This is going to be a terribly cliché and ironically hypocritical post. Bear with me.
I appreciate special interest groups. They bring awareness and discussion. This is good. I also appreciate the labels of “tree-huggers”, “hippies”, “upstarts”, etc. These people have a vision and are often seen in the midst of that vision.
If I may, my generation of young people have a strange and ludicrous habit: we are often the first to criticize. We will criticize our government, our teachers, our school, our parents, rules, society, other beliefs and practices, and “other” people (like the “upstarts” for example). Why are we so critical? Are we the product of the society in which we live?
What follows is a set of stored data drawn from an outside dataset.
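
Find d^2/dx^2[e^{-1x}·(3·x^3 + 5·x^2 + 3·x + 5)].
\left(3 x^{3} - 13 x^{2} + x + 9\right) e^{- x}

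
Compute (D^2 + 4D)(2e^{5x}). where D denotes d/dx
90 e^{5 x}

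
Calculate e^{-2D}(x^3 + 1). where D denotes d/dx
x^{3} - 6 x^{2} + 12 x - 7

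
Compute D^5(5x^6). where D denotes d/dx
3600 x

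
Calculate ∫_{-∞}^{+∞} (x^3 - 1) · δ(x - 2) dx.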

If so, is our society itself critical?
In my history classes, I’ve learned how the media (in particular, newspapers and journalists) were crucial to societal change. Consider Upton Sinclair‘s The Jungle, or the exploits of the infamous Nellie Bly. Without these “upstarts” meat practices and psych ward care would be non-existent.
However, there has been a dark side to this change. During elections in the earlier part of this century, newspapers were famous for “muckraking”, a not-so-pleasant exposé of the individual candidates.
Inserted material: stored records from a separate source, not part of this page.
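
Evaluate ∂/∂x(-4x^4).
- 16 x^{3}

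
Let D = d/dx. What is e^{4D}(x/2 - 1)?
\frac{x}{2} + 1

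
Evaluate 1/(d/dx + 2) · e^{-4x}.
- \frac{e^{- 4 x}}{2}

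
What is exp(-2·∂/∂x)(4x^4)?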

Finally, in the newer era, I wonder, Dear Reader, did any notice how quickly the oil spill coverage disappeared into thin air? What was termed “the worst spill” suddenly no longer existed. Why? Was it because the companies and governments were making progress in cleaning the spill up?
As my journalism prof says, “Trouble is interesting”. He’s right. This is the sole reason behind knowing all the bad things that happen in this world: someone has seen it and written a story.
What about good things? What about troubled youth who have turned around to graduate from high school and college? What about groups like Habitat for Humanity and the number of houses they built this last year? What about people who have been “saved” from starvation in Africa because of the kindness of others through donations? Where are these stories?
Perhaps my problem is that I am a product of my generation. Here I sit, in front of my computer, knowing I am among 1% in the world to even own a laptop, and writing criticism. How easy it is for the mighty to look down on the weak.
Maybe, with the “weak” in mind, I will remember to stick up for the little people. The people who work behind the scenes to get things done that no one ever thanks them for. Those are the stories I want to see in a paper. Those are the stories I want to read.